My proposal would fund the implementation of this ordinance and make it possible to purchase properties like the Panorama or the Lockhaven Apartments, where longterm tenants – many of them seniors were displaced when the property sold and the rents increased drastically.
This proposal embraces two HALA recommendations. HALA members recommended that we use our bonding authority for housing and re-establish the 1985-2002 Growth Fund. I propose that we do so and issue a small (under $10 million) housing bond to specifically maximize opportunities to save existing market rate affordable housing at risk of increased rents under new ownership or redevelopment. We regularly issue limited tax obligation bonds for a variety of capital improvement projects such as utility projects, parks and transportation projects, and even the Pike Place Market. We should also issue bonds to meet this unmet need in our affordable housing strategy. The Growth Fund would be used to help pay off the 20 year debt associated with this small housing bond. The Growth Fund would be filled with an increment of property taxes associated with new construction. So in this way it would not impact programs and city services that we currently fund with our property tax revenue, but it would instead only earmark future revenue growth for this purpose. Some have expressed concerns that we’d be earmarking future revenue without a discussion of the budget tradeoffs (what other new programs and services we might want to fund in the future). My response is that, because the City has decided that it serves an important purpose, we have another program, the Multi-Family Tax Exemption (MFTE) Program that diverts much more money, a couple million dollars each year, from the general fund, also without a discussion of what other city services could be funded with that tax exemption. We have renewed and expanded that program several times without a policy discussion about the budget tradeoffs.

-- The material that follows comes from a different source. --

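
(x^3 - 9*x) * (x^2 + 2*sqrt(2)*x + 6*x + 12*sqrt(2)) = x^5 + 2*sqrt(2)*x^4 + 6*x^4 - 9*x^3 + 12*sqrt(2)*x^3 - 54*x^2 - 18*sqrt(2)*x^2 - 108*sqrt(2)*x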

I believe that the City’s plan for growth must include dedicated funding for a new preservation strategy to reduce displacement and minimize the loss of affordable housing. My office will continue its work with community partners to develop program policies, including a case study and to discuss with my colleagues on the Council the pros and cons of different dedicated revenue sources in addition to the Housing Bond and Growth Fund.